Indian IT services companies are building up dedicated divisions for providing cloud-related services to clients as larger enterprises are slowly preparing to move part of their operations to cloud. Analysts are of the opinion that many big enterprises, which are reluctant to move to cloud owing to security concerns, have started to adopt hybrid cloud (combination of public and private cloud).
Even global research firm Gartner has predicted that total spend on IT services is likely to grow by 5.5 per cent to touch $1.08 trillion in 2020, which will be mostly driven by companies' cloud-related spending. It also predicted that outsourcing deal sizes in the cloud space is likely to be larger next year.

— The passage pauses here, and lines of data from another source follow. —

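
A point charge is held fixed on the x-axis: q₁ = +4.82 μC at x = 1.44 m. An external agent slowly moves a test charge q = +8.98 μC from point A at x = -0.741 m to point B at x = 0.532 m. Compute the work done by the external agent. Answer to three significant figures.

For quasistatic motion the external work equals the change in potential energy: W_ext = qΔV = q(V_B − V_A).
At A: distance to the source charge is 2.18 m; V_A = kq₁/r = 1.99×10⁴ V.
At B: distance to the source charge is 0.908 m; V_B = kq₁/r = 4.77×10⁴ V.
ΔV = V_B − V_A = 2.79×10⁴ V.
W_ext = qΔV = (8.98×10⁻⁶ C)(2.79×10⁴ V) = 0.250 J.

0.250 J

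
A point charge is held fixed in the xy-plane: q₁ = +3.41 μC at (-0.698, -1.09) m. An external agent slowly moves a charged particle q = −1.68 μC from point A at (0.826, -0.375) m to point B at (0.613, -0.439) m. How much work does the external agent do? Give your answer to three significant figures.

For quasistatic motion the external work equals the change in potential energy: W_ext = qΔV = q(V_B − V_A).
At A: distance to the source charge is 1.68 m; V_A = kq₁/r = 1.82×10⁴ V.
At B: distance to the source charge is 1.46 m; V_B = kq₁/r = 2.09×10⁴ V.
ΔV = V_B − V_A = 2730 V.
W_ext = qΔV = (-1.68×10⁻⁶ C)(2730 V) = -4.59×10⁻³ J.

-4.59×10⁻³ J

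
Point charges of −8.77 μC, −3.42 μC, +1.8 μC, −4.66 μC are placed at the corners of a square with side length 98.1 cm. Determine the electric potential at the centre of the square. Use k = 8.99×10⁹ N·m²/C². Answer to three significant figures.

Electric potential is a scalar, so the contributions from each charge add algebraically: V = Σ kqᵢ/rᵢ.
The distance from each corner to the centre is a√2/2 = 0.694 m.
V = k[(-8.77×10⁻⁶)/(0.694) + (-3.42×10⁻⁶)/(0.694) + (1.80×10⁻⁶)/(0.694) + (-4.66×10⁻⁶)/(0.694)] = -1.95×10⁵ V.

-1.95×10⁵ V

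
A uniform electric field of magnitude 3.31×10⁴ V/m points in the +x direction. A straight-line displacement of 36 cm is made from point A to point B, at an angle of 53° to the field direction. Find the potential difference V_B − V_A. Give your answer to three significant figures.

-7170 V

Only the component of displacement along E changes the potential: ΔV = −E·d·cosθ.
ΔV = −(3.31×10⁴ V/m)(0.360 m)cos53° = -7170 V.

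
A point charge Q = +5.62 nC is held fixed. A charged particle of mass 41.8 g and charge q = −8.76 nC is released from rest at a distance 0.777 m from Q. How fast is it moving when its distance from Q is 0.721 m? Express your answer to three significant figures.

1.45×10⁻³ m/s

Only the electrostatic force acts, so mechanical energy is conserved: ½mv² = U₁ − U₂ = kQq(1/r₁ − 1/r₂).
U₁ − U₂ = (8.99×10⁹ N·m²/C²)(5.62×10⁻⁹ C)(-8.76×10⁻⁹ C)(1/0.777 − 1/0.721) = 4.42×10⁻⁸ J.
v = √(2·4.42×10⁻⁸/0.0418) = 1.45×10⁻³ m/s.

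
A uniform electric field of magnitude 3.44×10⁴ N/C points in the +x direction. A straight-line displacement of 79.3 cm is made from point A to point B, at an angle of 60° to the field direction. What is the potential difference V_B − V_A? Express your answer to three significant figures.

Only the component of displacement along E changes the potential: ΔV = −E·d·cosθ.
ΔV = −(3.44×10⁴ V/m)(0.793 m)cos60° = -1.36×10⁴ V.

-1.36×10⁴ V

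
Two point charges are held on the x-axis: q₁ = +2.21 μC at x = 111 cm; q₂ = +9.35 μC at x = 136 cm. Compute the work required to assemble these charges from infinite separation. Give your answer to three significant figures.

The assembly work is the sum of pairwise potential energies, U = Σ_{i<j} kqᵢqⱼ/rᵢⱼ.
Pair separations: r₁₂ = 0.250 m.
U = (0.743) = 0.743 J.

0.743 J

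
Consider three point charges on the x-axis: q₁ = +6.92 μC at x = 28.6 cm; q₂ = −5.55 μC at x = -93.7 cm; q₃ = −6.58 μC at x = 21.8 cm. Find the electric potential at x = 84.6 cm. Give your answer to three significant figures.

Electric potential is a scalar, so the contributions from each charge add algebraically: V = Σ kqᵢ/rᵢ.
Distances from the field point to each charge: r₁ = 0.560 m, r₂ = 1.78 m, r₃ = 0.628 m.
V = k[(6.92×10⁻⁶)/(0.560) + (-5.55×10⁻⁶)/(1.78) + (-6.58×10⁻⁶)/(0.628)] = -1.11×10⁴ V.

-1.11×10⁴ V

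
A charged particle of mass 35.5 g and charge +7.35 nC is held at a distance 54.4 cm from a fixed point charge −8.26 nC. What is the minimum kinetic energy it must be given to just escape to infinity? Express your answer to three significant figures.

To just escape, total mechanical energy must reach zero at infinity: ½mv²_min + U = 0, so ½mv²_min = −U = |kQq|/r.
|U| = |kQq|/r = (8.99×10⁹ N·m²/C²)(8.26×10⁻⁹)(7.35×10⁻⁹)/(0.544) = 1.00×10⁻⁶ J.

1.00×10⁻⁶ J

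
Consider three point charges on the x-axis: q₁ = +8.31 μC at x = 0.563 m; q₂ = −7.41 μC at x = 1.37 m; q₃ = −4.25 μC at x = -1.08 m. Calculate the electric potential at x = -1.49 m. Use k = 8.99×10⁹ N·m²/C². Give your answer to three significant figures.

Electric potential is a scalar, so the contributions from each charge add algebraically: V = Σ kqᵢ/rᵢ.
Distances from the field point to each charge: r₁ = 2.05 m, r₂ = 2.86 m, r₃ = 0.410 m.
V = k[(8.31×10⁻⁶)/(2.05) + (-7.41×10⁻⁶)/(2.86) + (-4.25×10⁻⁶)/(0.410)] = -8.01×10⁴ V.

-8.01×10⁴ V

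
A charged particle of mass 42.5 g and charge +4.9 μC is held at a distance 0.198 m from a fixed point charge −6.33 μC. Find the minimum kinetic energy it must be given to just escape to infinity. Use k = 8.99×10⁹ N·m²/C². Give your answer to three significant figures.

To just escape, total mechanical energy must reach zero at infinity: ½mv²_min + U = 0, so ½mv²_min = −U = |kQq|/r.
|U| = |kQq|/r = (8.99×10⁹ N·m²/C²)(6.33×10⁻⁶)(4.90×10⁻⁶)/(0.198) = 1.41 J.

1.41 J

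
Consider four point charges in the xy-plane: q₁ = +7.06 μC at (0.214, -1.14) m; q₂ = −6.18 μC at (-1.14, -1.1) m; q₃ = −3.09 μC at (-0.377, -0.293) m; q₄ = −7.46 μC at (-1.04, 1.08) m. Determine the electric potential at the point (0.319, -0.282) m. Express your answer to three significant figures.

-3.46×10⁴ V

The total potential is the scalar sum of each charge's contribution, V = Σ kqᵢ/rᵢ.
Distances from the field point to each charge: r₁ = 0.864 m, r₂ = 1.67 m, r₃ = 0.696 m, r₄ = 1.92 m.
V = k[(7.06×10⁻⁶)/(0.864) + (-6.18×10⁻⁶)/(1.67) + (-3.09×10⁻⁶)/(0.696) + (-7.46×10⁻⁶)/(1.92)] = -3.46×10⁴ V.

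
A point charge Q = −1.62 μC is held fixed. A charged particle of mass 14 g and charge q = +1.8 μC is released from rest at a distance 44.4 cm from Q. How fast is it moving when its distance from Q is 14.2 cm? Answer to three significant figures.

Only the electrostatic force acts, so mechanical energy is conserved: ½mv² = U₁ − U₂ = kQq(1/r₁ − 1/r₂).
U₁ − U₂ = (8.99×10⁹ N·m²/C²)(-1.62×10⁻⁶ C)(1.80×10⁻⁶ C)(1/0.444 − 1/0.142) = 0.126 J.
v = √(2·0.126/0.0140) = 4.24 m/s.

4.24 m/s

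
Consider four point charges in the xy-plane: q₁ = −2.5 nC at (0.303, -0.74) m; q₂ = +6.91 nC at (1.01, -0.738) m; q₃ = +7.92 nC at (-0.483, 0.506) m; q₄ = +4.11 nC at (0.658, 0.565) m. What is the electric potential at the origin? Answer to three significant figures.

166 V

Electric potential is a scalar, so the contributions from each charge add algebraically: V = Σ kqᵢ/rᵢ.
Distances from the field point to each charge: r₁ = 0.800 m, r₂ = 1.25 m, r₃ = 0.700 m, r₄ = 0.867 m.
V = k[(-2.50×10⁻⁹)/(0.800) + (6.91×10⁻⁹)/(1.25) + (7.92×10⁻⁹)/(0.700) + (4.11×10⁻⁹)/(0.867)] = 166 V.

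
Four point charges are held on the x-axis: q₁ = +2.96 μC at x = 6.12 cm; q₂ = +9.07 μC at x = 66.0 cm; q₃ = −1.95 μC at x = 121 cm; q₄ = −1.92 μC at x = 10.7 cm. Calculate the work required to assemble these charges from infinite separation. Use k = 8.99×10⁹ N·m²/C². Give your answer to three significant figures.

The assembly work is the sum of pairwise potential energies, U = Σ_{i<j} kqᵢqⱼ/rᵢⱼ.
Pair separations: r₁₂ = 0.599 m, r₁₃ = 1.15 m, r₁₄ = 0.0458 m, r₂₃ = 0.550 m, r₂₄ = 0.553 m, r₃₄ = 1.10 m.
Summing all 6 pair terms gives U = -1.30 J.

-1.30 J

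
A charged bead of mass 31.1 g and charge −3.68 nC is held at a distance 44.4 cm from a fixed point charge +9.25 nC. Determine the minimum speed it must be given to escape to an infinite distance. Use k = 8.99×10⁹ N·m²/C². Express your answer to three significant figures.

To just escape, total mechanical energy must reach zero at infinity: ½mv²_min + U = 0, so ½mv²_min = −U = |kQq|/r.
|U| = |kQq|/r = (8.99×10⁹ N·m²/C²)(9.25×10⁻⁹)(3.68×10⁻⁹)/(0.444) = 6.89×10⁻⁷ J.
v_min = √(2|U|/m) = √(2·6.89×10⁻⁷/0.0311) = 6.66×10⁻³ m/s.

6.66×10⁻³ m/s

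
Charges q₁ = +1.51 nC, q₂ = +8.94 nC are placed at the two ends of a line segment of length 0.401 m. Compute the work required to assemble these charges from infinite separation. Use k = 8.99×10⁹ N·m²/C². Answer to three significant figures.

The assembly work is the sum of pairwise potential energies, U = Σ_{i<j} kqᵢqⱼ/rᵢⱼ.
The separation is r = 0.401 m.
U = (3.03×10⁻⁷) = 3.03×10⁻⁷ J.

3.03×10⁻⁷ J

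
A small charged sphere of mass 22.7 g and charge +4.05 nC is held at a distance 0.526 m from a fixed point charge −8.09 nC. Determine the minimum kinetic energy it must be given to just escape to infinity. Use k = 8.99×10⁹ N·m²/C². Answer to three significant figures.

To just escape, total mechanical energy must reach zero at infinity: ½mv²_min + U = 0, so ½mv²_min = −U = |kQq|/r.
|U| = |kQq|/r = (8.99×10⁹ N·m²/C²)(8.09×10⁻⁹)(4.05×10⁻⁹)/(0.526) = 5.60×10⁻⁷ J.

5.60×10⁻⁷ J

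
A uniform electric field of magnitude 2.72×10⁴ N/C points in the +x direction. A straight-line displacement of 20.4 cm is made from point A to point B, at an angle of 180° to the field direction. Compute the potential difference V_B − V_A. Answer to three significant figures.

Only the component of displacement along E changes the potential: ΔV = −E·d·cosθ.
ΔV = −(2.72×10⁴ V/m)(0.204 m)cos180° = 5550 V.

5550 V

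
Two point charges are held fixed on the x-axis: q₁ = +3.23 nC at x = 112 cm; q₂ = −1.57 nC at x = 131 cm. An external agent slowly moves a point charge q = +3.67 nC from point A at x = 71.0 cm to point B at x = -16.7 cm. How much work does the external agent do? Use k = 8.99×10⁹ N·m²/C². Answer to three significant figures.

-1.26×10⁻⁷ J

For quasistatic motion the external work equals the change in potential energy: W_ext = qΔV = q(V_B − V_A).
At A: distances to the source charges are 0.410 m, 0.600 m; V_A = Σ kqᵢ/rᵢ = 47.3 V.
At B: distances to the source charges are 1.29 m, 1.48 m; V_B = Σ kqᵢ/rᵢ = 13.0 V.
ΔV = V_B − V_A = -34.3 V.
W_ext = qΔV = (3.67×10⁻⁹ C)(-34.3 V) = -1.26×10⁻⁷ J.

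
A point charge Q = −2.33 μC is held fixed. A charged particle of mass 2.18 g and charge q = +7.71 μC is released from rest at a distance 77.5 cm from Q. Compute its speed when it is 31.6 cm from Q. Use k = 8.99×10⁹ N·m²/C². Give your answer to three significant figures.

Only the electrostatic force acts, so mechanical energy is conserved: ½mv² = U₁ − U₂ = kQq(1/r₁ − 1/r₂).
U₁ − U₂ = (8.99×10⁹ N·m²/C²)(-2.33×10⁻⁶ C)(7.71×10⁻⁶ C)(1/0.775 − 1/0.316) = 0.303 J.
v = √(2·0.303/2.18×10⁻³) = 16.7 m/s.

16.7 m/s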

"While new-age digital firms and small & medium enterprises have migrated to cloud, many large firms including government bodies have not done so owing to security concerns. However, this is slowly changing," said Pareekh Jain, founder of Pareekh Consulting and IT outsourcing advisor. "Pentagon's $10 billion cloud contract to Microsoft, and IBM's buy of Red Hat indicate the demand uptick in the cloud space."

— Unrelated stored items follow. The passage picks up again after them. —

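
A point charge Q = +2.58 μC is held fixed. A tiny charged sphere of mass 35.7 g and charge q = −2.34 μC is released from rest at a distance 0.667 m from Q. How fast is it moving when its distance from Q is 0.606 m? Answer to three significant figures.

Only the electrostatic force acts, so mechanical energy is conserved: ½mv² = U₁ − U₂ = kQq(1/r₁ − 1/r₂).
U₁ − U₂ = (8.99×10⁹ N·m²/C²)(2.58×10⁻⁶ C)(-2.34×10⁻⁶ C)(1/0.667 − 1/0.606) = 8.19×10⁻³ J.
v = √(2·8.19×10⁻³/0.0357) = 0.677 m/s.

0.677 m/s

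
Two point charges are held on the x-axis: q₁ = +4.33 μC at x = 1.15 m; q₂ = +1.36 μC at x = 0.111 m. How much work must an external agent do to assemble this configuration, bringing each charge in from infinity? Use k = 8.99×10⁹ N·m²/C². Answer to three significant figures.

The work to assemble the configuration equals its total potential energy, U = Σ kqᵢqⱼ/rᵢⱼ over all pairs.
Pair separations: r₁₂ = 1.04 m.
U = (0.0510) = 0.0510 J.

0.0510 J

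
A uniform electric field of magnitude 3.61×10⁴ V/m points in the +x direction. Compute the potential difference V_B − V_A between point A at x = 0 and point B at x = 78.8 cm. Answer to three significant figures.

In a uniform field, potential decreases in the direction of E: V_B − V_A = −E·Δx.
V_B − V_A = −(3.61×10⁴ V/m)(0.788 m) = -2.84×10⁴ V.

-2.84×10⁴ V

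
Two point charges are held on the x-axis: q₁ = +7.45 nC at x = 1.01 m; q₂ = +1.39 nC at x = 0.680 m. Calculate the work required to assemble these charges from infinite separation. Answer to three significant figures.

2.82×10⁻⁷ J

The assembly work is the sum of pairwise potential energies, U = Σ_{i<j} kqᵢqⱼ/rᵢⱼ.
Pair separations: r₁₂ = 0.330 m.
U = (2.82×10⁻⁷) = 2.82×10⁻⁷ J.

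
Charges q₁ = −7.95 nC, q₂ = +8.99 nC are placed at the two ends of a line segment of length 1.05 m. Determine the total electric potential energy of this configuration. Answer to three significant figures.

The work to assemble the configuration equals its total potential energy, U = Σ kqᵢqⱼ/rᵢⱼ over all pairs.
The separation is r = 1.05 m.
U = (-6.12×10⁻⁷) = -6.12×10⁻⁷ J.

-6.12×10⁻⁷ J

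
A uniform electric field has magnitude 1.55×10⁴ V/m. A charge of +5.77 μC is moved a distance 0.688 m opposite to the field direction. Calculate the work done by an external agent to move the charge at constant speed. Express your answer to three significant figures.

0.0615 J

The potential change for a displacement 0.688 m opposite to the field direction is ΔV = +Ed = 1.07×10⁴ V.
W_ext = qΔV = 0.0615 J.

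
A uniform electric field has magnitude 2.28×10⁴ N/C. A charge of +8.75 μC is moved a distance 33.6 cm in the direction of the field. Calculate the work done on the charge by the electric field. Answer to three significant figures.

0.0670 J

The potential change for a displacement 33.6 cm in the direction of the field is ΔV = −Ed = -7660 V.
W_field = −qΔV = 0.0670 J.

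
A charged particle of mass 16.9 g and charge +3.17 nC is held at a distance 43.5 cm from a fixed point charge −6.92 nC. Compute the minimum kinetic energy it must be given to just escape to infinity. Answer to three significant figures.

4.53×10⁻⁷ J

To just escape, total mechanical energy must reach zero at infinity: ½mv²_min + U = 0, so ½mv²_min = −U = |kQq|/r.
|U| = |kQq|/r = (8.99×10⁹ N·m²/C²)(6.92×10⁻⁹)(3.17×10⁻⁹)/(0.435) = 4.53×10⁻⁷ J.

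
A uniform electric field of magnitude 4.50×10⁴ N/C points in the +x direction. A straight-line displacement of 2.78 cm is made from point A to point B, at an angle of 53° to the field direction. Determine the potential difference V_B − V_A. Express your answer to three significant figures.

-753 V

Only the component of displacement along E changes the potential: ΔV = −E·d·cosθ.
ΔV = −(4.50×10⁴ V/m)(0.0278 m)cos53° = -753 V.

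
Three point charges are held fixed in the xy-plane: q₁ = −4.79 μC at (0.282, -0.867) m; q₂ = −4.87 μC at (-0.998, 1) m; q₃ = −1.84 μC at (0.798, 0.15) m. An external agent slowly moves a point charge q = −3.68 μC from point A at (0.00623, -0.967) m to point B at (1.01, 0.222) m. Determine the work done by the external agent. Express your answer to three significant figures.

For quasistatic motion the external work equals the change in potential energy: W_ext = qΔV = q(V_B − V_A).
At A: distances to the source charges are 0.293 m, 2.21 m, 1.37 m; V_A = Σ kqᵢ/rᵢ = -1.79×10⁵ V.
At B: distances to the source charges are 1.31 m, 2.15 m, 0.224 m; V_B = Σ kqᵢ/rᵢ = -1.27×10⁵ V.
ΔV = V_B − V_A = 5.16×10⁴ V.
W_ext = qΔV = (-3.68×10⁻⁶ C)(5.16×10⁴ V) = -0.190 J.

-0.190 J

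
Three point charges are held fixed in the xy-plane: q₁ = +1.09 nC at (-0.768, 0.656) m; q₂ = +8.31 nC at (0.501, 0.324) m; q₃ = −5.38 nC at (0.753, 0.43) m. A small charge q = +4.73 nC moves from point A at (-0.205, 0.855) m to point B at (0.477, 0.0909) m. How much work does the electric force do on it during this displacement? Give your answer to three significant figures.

-7.59×10⁻⁷ J

The work done by the electric force is W_field = −ΔU = −q(V_B − V_A) = q(V_A − V_B).
At A: distances to the source charges are 0.597 m, 0.883 m, 1.05 m; V_A = Σ kqᵢ/rᵢ = 54.8 V.
At B: distances to the source charges are 1.37 m, 0.234 m, 0.437 m; V_B = Σ kqᵢ/rᵢ = 215 V.
ΔV = V_B − V_A = 161 V.
W_field = −qΔV = −(4.73×10⁻⁹ C)(161 V) = -7.59×10⁻⁷ J.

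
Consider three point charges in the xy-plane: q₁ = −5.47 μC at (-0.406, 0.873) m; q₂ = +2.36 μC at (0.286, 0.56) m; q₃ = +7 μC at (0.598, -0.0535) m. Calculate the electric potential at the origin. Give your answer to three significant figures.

8.75×10⁴ V

The total potential is the scalar sum of each charge's contribution, V = Σ kqᵢ/rᵢ.
Distances from the field point to each charge: r₁ = 0.963 m, r₂ = 0.629 m, r₃ = 0.600 m.
V = k[(-5.47×10⁻⁶)/(0.963) + (2.36×10⁻⁶)/(0.629) + (7.00×10⁻⁶)/(0.600)] = 8.75×10⁴ V.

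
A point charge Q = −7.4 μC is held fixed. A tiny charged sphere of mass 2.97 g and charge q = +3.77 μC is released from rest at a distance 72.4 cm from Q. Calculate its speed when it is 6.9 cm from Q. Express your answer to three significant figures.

Only the electrostatic force acts, so mechanical energy is conserved: ½mv² = U₁ − U₂ = kQq(1/r₁ − 1/r₂).
U₁ − U₂ = (8.99×10⁹ N·m²/C²)(-7.40×10⁻⁶ C)(3.77×10⁻⁶ C)(1/0.724 − 1/0.0690) = 3.29 J.
v = √(2·3.29/2.97×10⁻³) = 47.1 m/s.

47.1 m/s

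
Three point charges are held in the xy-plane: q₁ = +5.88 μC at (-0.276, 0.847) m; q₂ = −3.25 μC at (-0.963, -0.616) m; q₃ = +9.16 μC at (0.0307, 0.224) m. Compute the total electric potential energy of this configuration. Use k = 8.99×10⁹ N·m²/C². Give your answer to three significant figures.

The assembly work is the sum of pairwise potential energies, U = Σ_{i<j} kqᵢqⱼ/rᵢⱼ.
Pair separations: r₁₂ = 1.62 m, r₁₃ = 0.694 m, r₂₃ = 1.30 m.
U = (-0.106) + (0.697) + (-0.206) = 0.385 J.

0.385 J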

In October this year, the US Department of Defence (known as the Pentagon, which is the name of its headquarters) has outsourced a $10-billion cloud contract to Microsoft for providing enterprise-level, commercial Infrastructure as a Service (IaaS) and Platform as a Service (PaaS) to support its various operations. Given the demand uptick, IBM has acquired Red Hat, a leading hybrid cloud provider, for $34 billion this year to cash in the emerging demand in this area.
"For years, the industry has speculated that there would be a huge wave of cloud migration business, which did not materialise as firms kept their legacy estates where they were.

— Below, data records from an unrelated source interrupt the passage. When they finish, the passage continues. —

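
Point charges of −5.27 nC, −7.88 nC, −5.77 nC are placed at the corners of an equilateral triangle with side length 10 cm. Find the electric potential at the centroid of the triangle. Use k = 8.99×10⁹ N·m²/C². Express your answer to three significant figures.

-2950 V

Electric potential is a scalar, so the contributions from each charge add algebraically: V = Σ kqᵢ/rᵢ.
The distance from each vertex to the centroid is a/√3 = 0.0577 m.
V = k[(-5.27×10⁻⁹)/(0.0577) + (-7.88×10⁻⁹)/(0.0577) + (-5.77×10⁻⁹)/(0.0577)] = -2950 V.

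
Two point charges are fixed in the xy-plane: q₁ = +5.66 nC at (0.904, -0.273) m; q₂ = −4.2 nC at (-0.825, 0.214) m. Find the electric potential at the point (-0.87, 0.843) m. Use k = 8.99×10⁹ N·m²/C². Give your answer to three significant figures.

Electric potential is a scalar, so the contributions from each charge add algebraically: V = Σ kqᵢ/rᵢ.
Distances from the field point to each charge: r₁ = 2.10 m, r₂ = 0.631 m.
V = k[(5.66×10⁻⁹)/(2.10) + (-4.20×10⁻⁹)/(0.631)] = -35.6 V.

-35.6 V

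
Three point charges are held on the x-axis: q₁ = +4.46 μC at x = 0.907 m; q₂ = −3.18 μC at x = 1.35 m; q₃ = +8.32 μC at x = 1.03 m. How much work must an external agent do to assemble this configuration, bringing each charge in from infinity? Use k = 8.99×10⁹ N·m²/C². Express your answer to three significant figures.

The assembly work is the sum of pairwise potential energies, U = Σ_{i<j} kqᵢqⱼ/rᵢⱼ.
Pair separations: r₁₂ = 0.443 m, r₁₃ = 0.123 m, r₂₃ = 0.320 m.
U = (-0.288) + (2.71) + (-0.743) = 1.68 J.

1.68 J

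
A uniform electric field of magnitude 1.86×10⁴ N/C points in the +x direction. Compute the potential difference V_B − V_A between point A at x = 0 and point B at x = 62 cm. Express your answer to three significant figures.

In a uniform field, potential decreases in the direction of E: V_B − V_A = −E·Δx.
V_B − V_A = −(1.86×10⁴ V/m)(0.620 m) = -1.15×10⁴ V.

-1.15×10⁴ V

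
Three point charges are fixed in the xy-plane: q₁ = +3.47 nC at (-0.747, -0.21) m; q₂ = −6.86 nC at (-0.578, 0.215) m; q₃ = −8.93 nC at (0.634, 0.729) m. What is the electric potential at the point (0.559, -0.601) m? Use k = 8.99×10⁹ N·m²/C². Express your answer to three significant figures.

-81.4 V

Electric potential is a scalar, so the contributions from each charge add algebraically: V = Σ kqᵢ/rᵢ.
Distances from the field point to each charge: r₁ = 1.36 m, r₂ = 1.40 m, r₃ = 1.33 m.
V = k[(3.47×10⁻⁹)/(1.36) + (-6.86×10⁻⁹)/(1.40) + (-8.93×10⁻⁹)/(1.33)] = -81.4 V.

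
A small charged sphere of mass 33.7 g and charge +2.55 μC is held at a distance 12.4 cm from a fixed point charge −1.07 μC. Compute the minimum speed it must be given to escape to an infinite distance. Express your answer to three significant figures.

To just escape, total mechanical energy must reach zero at infinity: ½mv²_min + U = 0, so ½mv²_min = −U = |kQq|/r.
|U| = |kQq|/r = (8.99×10⁹ N·m²/C²)(1.07×10⁻⁶)(2.55×10⁻⁶)/(0.124) = 0.198 J.
v_min = √(2|U|/m) = √(2·0.198/0.0337) = 3.43 m/s.

3.43 m/s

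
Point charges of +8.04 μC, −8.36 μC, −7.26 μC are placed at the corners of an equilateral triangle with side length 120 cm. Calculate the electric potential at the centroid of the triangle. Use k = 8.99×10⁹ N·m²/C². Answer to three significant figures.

-9.84×10⁴ V

The total potential is the scalar sum of each charge's contribution, V = Σ kqᵢ/rᵢ.
The distance from each vertex to the centroid is a/√3 = 0.693 m.
V = k[(8.04×10⁻⁶)/(0.693) + (-8.36×10⁻⁶)/(0.693) + (-7.26×10⁻⁶)/(0.693)] = -9.84×10⁴ V.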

However, this is now changing as firms come to realise that they can't continue with their digital transformations with legacy infrastructure," said Peter Bendor-Samuel, founder and chief executive officer (CEO) of global IT outsourcing consultancy firm Everest Group.
Last month, HCL Technologies has set up a dedicated business unit for Google cloud with over 1,300 professionals. The company plans to expand the team count for this division to around 5,000 professionals in the next few months. "Not only HCLT, but many vendors also have a dedicated cloud services practice. Most large system integrators have cloud-specific units. For example, Accenture has a cloud business unit for Google too, as do TCS, Infosys, Atos, and many more," said Hansa Iyengar, senior analyst at London-based Ovum Research.